Avevamo già maturato un giudizio negativo sull'esperienza della lotta armata però ci mancava un interlocutore disponibile al dialogo: il carcere lo avevamo meritato, ma volevamo un dialogo con uno scopo. Lo Stato voleva solo condannarci, provammo a scrivere ai sindacati, poi successe qualcosa. Nel dicembre 1983 il cardinale Martini venne a San Vittore e parlò con noi dopo la Messa. Capimmo la sua disponibilità e allora scrissi la lettera e mi attivai per fare consegnare le armi a quelli che erano fuori e che avrebbero potuto farne ben altro uso. Portarono le valige con armi ed esplosivi all’Arcivescovado di Milano e poi furono le autorità ecclesiastiche a consegnarle al Prefetto.
L’abbandono delle armi insomma è stato il primo passo...
Poi iniziammo ad affrontare l’eredità delle vittime. Come movimento armato avevamo un debito con le vittime e questa consapevolezza che è viva ancora oggi ci porta a un rapporto speciale per non far dimenticare chi subì le conseguenze della lotta armata suo malgrado. Queste persone devono avere un posto nella memoria collettiva.
Oggi gira le scuole, incontra i ragazzi, quale messaggio si sente di portare?

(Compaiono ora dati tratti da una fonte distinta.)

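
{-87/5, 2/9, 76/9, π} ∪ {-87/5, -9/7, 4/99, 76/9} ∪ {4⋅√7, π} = {-87/5, -9/7, 4/99, 2/9, 76/9, 4⋅√7, π}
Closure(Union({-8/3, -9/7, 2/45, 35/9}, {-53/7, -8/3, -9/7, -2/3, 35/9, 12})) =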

Il mio scopo e il mio ruolo è un altro, ma se me lo si chiede io ci tengo a dire che con la violenza non si va da nessuna parte. Noi sbagliammo. C’erano condizioni molto diverse da quelle di oggi, nell’Italia del 1971-72 si respirava un altro clima, erano gli anni bui della Repubblica e nella nostra ingenuità temevamo un colpo di stato militare e pensavamo di doverci preparare e che la lotta fosse uno strumento inevitabile per la via al comunismo
Lo abbiamo sperimentato sulla nostra pelle e su quella delle vittime che non si va da nessuna parte con la violenza. Non sono un professore, ancora oggi non posso votare, ma posso dirlo: la guerra non è mai la risposta.

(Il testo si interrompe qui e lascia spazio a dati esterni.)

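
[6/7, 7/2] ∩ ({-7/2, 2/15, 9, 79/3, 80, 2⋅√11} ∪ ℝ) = [6/7, 7/2]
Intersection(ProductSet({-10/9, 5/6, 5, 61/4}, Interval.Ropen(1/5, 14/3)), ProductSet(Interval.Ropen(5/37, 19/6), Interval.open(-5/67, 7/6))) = ProductSet({5/6}, Interval.Ropen(1/5, 7/6))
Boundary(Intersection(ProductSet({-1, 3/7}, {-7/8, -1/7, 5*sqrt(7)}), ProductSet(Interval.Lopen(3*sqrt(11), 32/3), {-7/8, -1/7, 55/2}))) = EmptySet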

Negli anni ci sono stati incontri con le vittime del terrorismo. Nel 2017 ad esempio ha incontrato Fausto Silini, all’epoca capo reparto della Breda, gambizzata dai terroristi nel 1977: sei colpi di pistola indirizzati alle gambe, tre a bersaglio. Qual è stato l’incontro che l’ha colpita di più?

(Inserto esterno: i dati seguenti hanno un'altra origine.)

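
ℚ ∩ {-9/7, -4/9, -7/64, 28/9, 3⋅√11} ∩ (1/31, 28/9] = {28/9}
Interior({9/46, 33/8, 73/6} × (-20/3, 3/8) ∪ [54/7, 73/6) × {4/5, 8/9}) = ∅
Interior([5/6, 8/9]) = (5/6, 8/9)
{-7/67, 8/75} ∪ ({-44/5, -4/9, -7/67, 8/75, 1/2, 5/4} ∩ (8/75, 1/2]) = {-7/67, 8/75, 1/2}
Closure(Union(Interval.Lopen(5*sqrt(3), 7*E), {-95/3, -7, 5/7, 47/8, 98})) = Union({-95/3, -7, 5/7, 47/8, 98}, Interval(5*sqrt(3), 7*E))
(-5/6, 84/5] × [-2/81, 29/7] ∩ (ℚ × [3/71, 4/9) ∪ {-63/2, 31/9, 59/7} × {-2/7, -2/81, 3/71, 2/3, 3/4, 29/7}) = ({31/9, 59/7} × {-2/81, 3/71, 2/3, 3/4, 29/7}) ∪ ((ℚ ∩ (-5/6, 84/5]) × [3/71, 4/9))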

Sento il debito con le vittime. Ci sono stati incontri riservati in questi anni, lontano dai riflettori, per non scatenare polemiche. E non mi piace parlarne se non sono i diretti interessati a farlo, per una forma di rispetto.
Questi incontri sono nati per il puro scopo di sanare le ferite. Abbiamo l’obbligo di far capire il perché, la verità, come sono andate le cose.
Da qui il suo impegno per la Giustizia riparativa...
Per me è un tema molto importante e sono soddisfatto che sia stata anche normata e che sia una formula possibile di risarcimento e una misura complementare alla pena per rendere consapevole delle conseguenze delle azioni sulla vittima. Il carcere si fa, ma non restituisce nulla alla vittima che non viene resa partecipe della riabilitazione. Le vittime devono diventare protagoniste, in un processo di riconciliazione.